Iranian authorities have been shutting down a large number of shops and businesses around the country they say are not observing the mandatory hijab law.
According to reports from Iran, Ali Akbar Javidan, the police commander of Kermanshah Province, said the Public Places' Supervision Department, in cooperation with "other responsible agencies," has begun "the implementation of the chastity and hijab plan."
Javidan said 45 businesses were closed after ignoring warnings they were not abiding by the compulsory hijab rule.
Many walk unveiled
Iran recently launched a new domestic surveillance program for enforcing its mandatory hijab law, and many women appear to be ignoring it.

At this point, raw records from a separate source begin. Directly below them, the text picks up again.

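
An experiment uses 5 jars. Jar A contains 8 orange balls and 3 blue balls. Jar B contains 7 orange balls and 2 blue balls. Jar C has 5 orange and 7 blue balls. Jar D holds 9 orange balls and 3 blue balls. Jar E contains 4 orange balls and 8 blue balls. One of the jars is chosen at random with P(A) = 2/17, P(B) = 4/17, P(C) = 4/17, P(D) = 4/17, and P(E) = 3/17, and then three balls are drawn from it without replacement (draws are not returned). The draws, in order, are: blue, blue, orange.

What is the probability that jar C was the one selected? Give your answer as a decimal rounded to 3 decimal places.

0.419

Compute the likelihood of the observed sequence for each case: P(data | jar A) = (3/11)(2/10)(8/9) = 0.048485; P(data | jar B) = (2/9)(1/8)(7/7) = 0.027778; P(data | jar C) = (7/12)(6/11)(5/10) = 0.15909; P(data | jar D) = (3/12)(2/11)(9/10) = 0.040909; P(data | jar E) = (8/12)(7/11)(4/10) = 0.1697.
The prior-weighted likelihoods are 2/17 · 0.048485 = 0.0057041, 4/17 · 0.027778 = 0.0065359, 4/17 · 0.15909 = 0.037433, 4/17 · 0.040909 = 0.0096257, 3/17 · 0.1697 = 0.029947; summing to 0.089245.
So P(jar C | data) = (0.037433) / (0.089245) = 0.41944.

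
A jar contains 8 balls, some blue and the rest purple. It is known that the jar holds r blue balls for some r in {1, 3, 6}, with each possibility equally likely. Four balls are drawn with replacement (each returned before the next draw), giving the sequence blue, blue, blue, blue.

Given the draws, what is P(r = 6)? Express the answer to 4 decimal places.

0.9405

The likelihood of the observed sequence under each hypothesis: P(data | r = 1) = (1/8)(1/8)(1/8)(1/8) = 0.00024414; P(data | r = 3) = (3/8)(3/8)(3/8)(3/8) = 0.019775; P(data | r = 6) = (6/8)(6/8)(6/8)(6/8) = 0.31641.
Weighting by the prior gives 1/3 · 0.00024414 = 8.138e-05, 1/3 · 0.019775 = 0.0065918, 1/3 · 0.31641 = 0.10547; summing to 0.11214.
Hence P(r = 6 | data) = (0.10547) / (0.11214) = 0.94049.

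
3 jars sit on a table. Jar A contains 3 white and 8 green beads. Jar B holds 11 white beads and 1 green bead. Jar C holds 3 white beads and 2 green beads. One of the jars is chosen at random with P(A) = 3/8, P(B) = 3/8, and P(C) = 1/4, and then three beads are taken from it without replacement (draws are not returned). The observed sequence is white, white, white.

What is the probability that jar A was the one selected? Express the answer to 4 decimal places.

Under each hypothesis, the probability of the observed sequence is: P(data | jar A) = (3/11)(2/10)(1/9) = 0.0060606; P(data | jar B) = (11/12)(10/11)(9/10) = 0.75; P(data | jar C) = (3/5)(2/4)(1/3) = 0.1.
The prior-weighted likelihoods are 3/8 · 0.0060606 = 0.0022727, 3/8 · 0.75 = 0.28125, 1/4 · 0.1 = 0.025; with total 0.30852.
So P(jar A | data) = (0.0022727) / (0.30852) = 0.0073665.

0.0074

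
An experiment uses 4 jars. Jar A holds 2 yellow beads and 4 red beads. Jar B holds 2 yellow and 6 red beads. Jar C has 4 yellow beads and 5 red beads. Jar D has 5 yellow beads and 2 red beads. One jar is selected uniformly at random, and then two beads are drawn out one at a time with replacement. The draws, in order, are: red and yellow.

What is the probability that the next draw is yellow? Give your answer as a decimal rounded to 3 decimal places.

0.437

Compute the likelihood of the observed sequence for each case: P(data | jar A) = (4/6)(2/6) = 0.22222; P(data | jar B) = (6/8)(2/8) = 0.1875; P(data | jar C) = (5/9)(4/9) = 0.24691; P(data | jar D) = (2/7)(5/7) = 0.20408.
The prior-weighted likelihoods are 1/4 · 0.22222 = 0.055556, 1/4 · 0.1875 = 0.046875, 1/4 · 0.24691 = 0.061728, 1/4 · 0.20408 = 0.05102; summing to 0.21518.
Dividing through by the total gives posterior P(jar A | data) = 0.25818, P(jar B | data) = 0.21784, P(jar C | data) = 0.28687, P(jar D | data) = 0.23711.
So P(yellow next | data) = Σ P(yellow next | H) P(H | data) = (1/3)(0.25818) + (1/4)(0.21784) + (4/9)(0.28687) + (5/7)(0.23711) = 0.43738.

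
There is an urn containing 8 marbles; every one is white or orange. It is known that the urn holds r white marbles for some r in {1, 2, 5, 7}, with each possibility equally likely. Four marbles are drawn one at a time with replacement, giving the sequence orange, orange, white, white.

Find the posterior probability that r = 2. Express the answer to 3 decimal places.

The likelihood of the observed sequence under each hypothesis: P(data | r = 1) = (7/8)(7/8)(1/8)(1/8) = 0.011963; P(data | r = 2) = (6/8)(6/8)(2/8)(2/8) = 0.035156; P(data | r = 5) = (3/8)(3/8)(5/8)(5/8) = 0.054932; P(data | r = 7) = (1/8)(1/8)(7/8)(7/8) = 0.011963.
Weighting by the prior gives 1/4 · 0.011963 = 0.0029907, 1/4 · 0.035156 = 0.0087891, 1/4 · 0.054932 = 0.013733, 1/4 · 0.011963 = 0.0029907; with total 0.028503.
Therefore the posterior P(r = 2 | data) = (0.0087891) / (0.028503) = 0.30835.

0.308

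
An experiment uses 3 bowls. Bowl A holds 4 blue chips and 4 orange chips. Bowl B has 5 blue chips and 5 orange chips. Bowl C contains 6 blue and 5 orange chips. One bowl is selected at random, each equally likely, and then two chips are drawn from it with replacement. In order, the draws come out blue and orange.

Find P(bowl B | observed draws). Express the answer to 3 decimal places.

0.334

Compute the likelihood of the observed sequence for each case: P(data | bowl A) = (4/8)(4/8) = 1/4; P(data | bowl B) = (5/10)(5/10) = 1/4; P(data | bowl C) = (6/11)(5/11) = 30/121.
The prior-weighted likelihoods are 1/3 · 1/4 = 1/12, 1/3 · 1/4 = 1/12, 1/3 · 30/121 = 10/121; these sum to 181/726.
Therefore the posterior P(bowl B | data) = (1/12) / (181/726) = 121/362.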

In recent weeks, VOA Persian has observed a series of what it deems to be credible social media videos showing women in different parts of the country walking unveiled in public in defiance of the hijab law.
Iranian state media said the program went into effect on April 15. A week earlier, Iran's national police chief, Ahmad Reza Radan, said authorities would employ advanced surveillance capabilities, including street cameras, to identify women violating the law. It requires them to wear a hijab to cover their hair in public in accordance with an Islamist dress code that is reviled by secular Iranians.
Many women in Iran have publicly opposed the mandatory hijab since the death last September of Mahsa Amini, a 22-year-old Kurdish woman who died while in the custody of the morality police. Amini had been detained for allegedly violating the hijab rule, and her death sparked nationwide protests.
Security forces have violently put down the protests, and according to a report by the Human Rights Activists News Agency in early January, 516 protesters have been killed, including 70 children.
The latest figures from the U.S.-based human rights monitor put the number of people arrested at more than 19,200, among them 687 students.
'Why should the hijab be compulsory?'
Even though women can be arrested if they are not wearing a hijab in public, they are widely seen without a head covering in malls, restaurants, shops and streets around the country.
Many women and girls continue to discard their veils in public and publish their photos and videos despite previous police threats.
In an interview with VOA last week, Homayoun Katouzian, a professor at Oxford University, criticized Iran's policies regarding the hijab and said, "When prayer and fasting are not compulsory, and there is no crime for not doing them, why should the hijab be compulsory?"
Ahmad Vahidi, the former commander of Iran's Islamic Revolutionary Guard Corps and current Interior minister, has threatened the opponents of compulsory veiling with "deprivation of public services."